Romano was convicted in 2015 in the double-murder of Nick Sr. and Gloria Romano.
McHenry County Judge Sharon Prather characterized the murder as “an execution” fueled by “greed.”
Nick Sr., 71, and Gloria Romano, 65, were found dead in their Cary-area home in 2006. Michael Romano long had been considered a suspect, but it wasn’t until eight years later when prosecutors charged Romano – then living in Las Vegas and working as a cab driver – with two counts of first-degree murder.
Although there was no murder weapon found and no confession, the circumstantial evidence against the former Algonquin man was enough to convince a jury of his guilt.
Testimony during the two-week trial revealed that Michael Romano knew details only the killer would know, such as the two gunshot wounds to the back of the head that killed Nick Romano Sr., although his injuries were not visible.

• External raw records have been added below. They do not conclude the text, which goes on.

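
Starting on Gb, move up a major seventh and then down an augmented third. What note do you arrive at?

Dbb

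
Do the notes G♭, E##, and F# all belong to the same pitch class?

Yes

Gb = pitch class 6 and E## = pitch class 6 and F# = pitch class 6 — the same pitch class, so they are enharmonic equivalents.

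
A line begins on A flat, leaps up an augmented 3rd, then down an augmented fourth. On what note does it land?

An augmented third up from Ab is C# (letter C, 5 semitones up).
An augmented fourth down from C# is G (letter G, 6 semitones down).

G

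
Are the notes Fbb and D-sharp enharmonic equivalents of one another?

Yes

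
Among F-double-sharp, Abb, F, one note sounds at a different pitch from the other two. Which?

F

In 12-tone equal temperament, enharmonic equivalents share a pitch class. F## is pitch class 7; Abb is pitch class 7; F is pitch class 5.
F## and Abb share pitch class 7, while F is pitch class 5.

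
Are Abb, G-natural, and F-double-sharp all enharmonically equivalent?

Yes

Abb = pitch class 7 and G = pitch class 7 and F## = pitch class 7 — the same pitch class, so they are enharmonic equivalents.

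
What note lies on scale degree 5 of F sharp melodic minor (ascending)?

The F# melodic minor (ascending) scale runs F# G# A B C# D# E#.
Degree 5 is C#.

C#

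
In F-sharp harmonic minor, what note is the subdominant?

The F# harmonic minor scale runs F# G# A B C# D E#.
Degree 4 is B.

B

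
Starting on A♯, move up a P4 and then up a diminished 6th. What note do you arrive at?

Bb

A perfect fourth up from A# is D# (letter D, 5 semitones up).
A diminished sixth up from D# is Bb (letter B, 7 semitones up).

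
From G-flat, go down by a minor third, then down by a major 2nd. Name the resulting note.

Db

A minor third down from Gb is Eb (letter E, 3 semitones down).
A major second down from Eb is Db (letter D, 2 semitones down).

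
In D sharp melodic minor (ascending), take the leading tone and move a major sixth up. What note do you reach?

A##

The leading tone of D# melodic minor (ascending) is C##.
A major sixth (9 semitones) above C## lands on the letter A, giving A##.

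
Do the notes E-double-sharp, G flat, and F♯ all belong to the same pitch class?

E## = pitch class 6 and Gb = pitch class 6 and F# = pitch class 6 — the same pitch class, so they are enharmonic equivalents.

Yes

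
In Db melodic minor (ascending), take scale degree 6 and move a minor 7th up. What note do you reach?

Ab

Scale degree 6 of Db melodic minor (ascending) is Bb.
A minor seventh (10 semitones) above Bb lands on the letter A, giving Ab.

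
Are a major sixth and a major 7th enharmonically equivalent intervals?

A major sixth spans 9 semitones; a major seventh spans 11.
The spans differ, so they are not enharmonic equivalents.

No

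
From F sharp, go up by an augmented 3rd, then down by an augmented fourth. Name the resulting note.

E#

An augmented third up from F# is A## (letter A, 5 semitones up).
An augmented fourth down from A## is E# (letter E, 6 semitones down).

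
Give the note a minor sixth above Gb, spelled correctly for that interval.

Ebb

G up a major sixth is E, so the target letter is E.
From Gb, a minor sixth is 8 semitones up: Ebb.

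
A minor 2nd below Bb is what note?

B down a major second is A, so the target letter is A.
From Bb, a minor second is 1 semitone down: A.

A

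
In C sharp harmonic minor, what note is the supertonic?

D#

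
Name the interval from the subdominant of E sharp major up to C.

The subdominant of E# major is A#.
A# up to C: letters A→C make it a third; 2 semitones makes it diminished.

diminished third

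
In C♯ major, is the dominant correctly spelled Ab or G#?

G#

Each scale degree takes a distinct letter name. Degree 5 of a scale on C must use the letter G.
G# and Ab are enharmonically the same pitch, but only G# uses the letter G, so it is the correct spelling here.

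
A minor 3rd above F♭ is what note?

F up a major third is A, so the target letter is A.
From Fb, a minor third is 3 semitones up: Abb.

Abb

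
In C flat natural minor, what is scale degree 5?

Gb

Degree 5 takes the letter 4 steps above C, which is G.
In natural minor, degree 5 sits 7 semitones above the tonic. Cb + 7 semitones is pitch class 6, spelled on G as Gb.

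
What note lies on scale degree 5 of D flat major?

Ab

Degree 5 takes the letter 4 steps above D, which is A.
In major, degree 5 sits 7 semitones above the tonic. Db + 7 semitones is pitch class 8, spelled on A as Ab.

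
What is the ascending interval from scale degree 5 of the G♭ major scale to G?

augmented fourth

Scale degree 5 of Gb major is Db.
Db up to G: letters D→G make it a fourth; 6 semitones makes it augmented.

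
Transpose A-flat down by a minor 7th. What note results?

A down a major seventh is Bb, so the target letter is B.
From Ab, a minor seventh is 10 semitones down: Bb.

Bb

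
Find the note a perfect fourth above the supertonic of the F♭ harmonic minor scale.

Cb

The supertonic of Fb harmonic minor is Gb.
A perfect fourth (5 semitones) above Gb lands on the letter C, giving Cb.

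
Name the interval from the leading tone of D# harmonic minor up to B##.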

Further, a neighbor had given Michael Romano .22 caliber bullets – the same caliber used in the Romanos’ killings – three days before their murders.
Michael Romano had amassed $135,000 in gambling debts, and prosecutors said that he killed his parents for inheritance he believed he would receive upon their death. Little did he know that his father previously had cut his son out of the will.
McHenry County State’s Attorney Patrick Kenneally, who was an assistant state’s attorney at the time, said Michael Romano had “the heart of a reptile and the conscience of a thief.”
Michael Romano’s defense attorneys argued there was not enough evidence to connect him to the murders. Further, Assistant Public Defenders Angelo Mourelatos and Rick Behof noted that money and valuables found in the Romanos’ home were left untouched.
In his appeal, Romano argued the court made an error in admitting “hearsay evidence” to the trial, the prosecutors closing arguments contained an erroneous statement that was prejudicial and the court did not grant him a Krankel hearing to address what he characterized as “ineffective assistance of counsel,” according to a July 27 court filing.
In each case, the Illinois Appellate Court sided with the McHenry County ruling.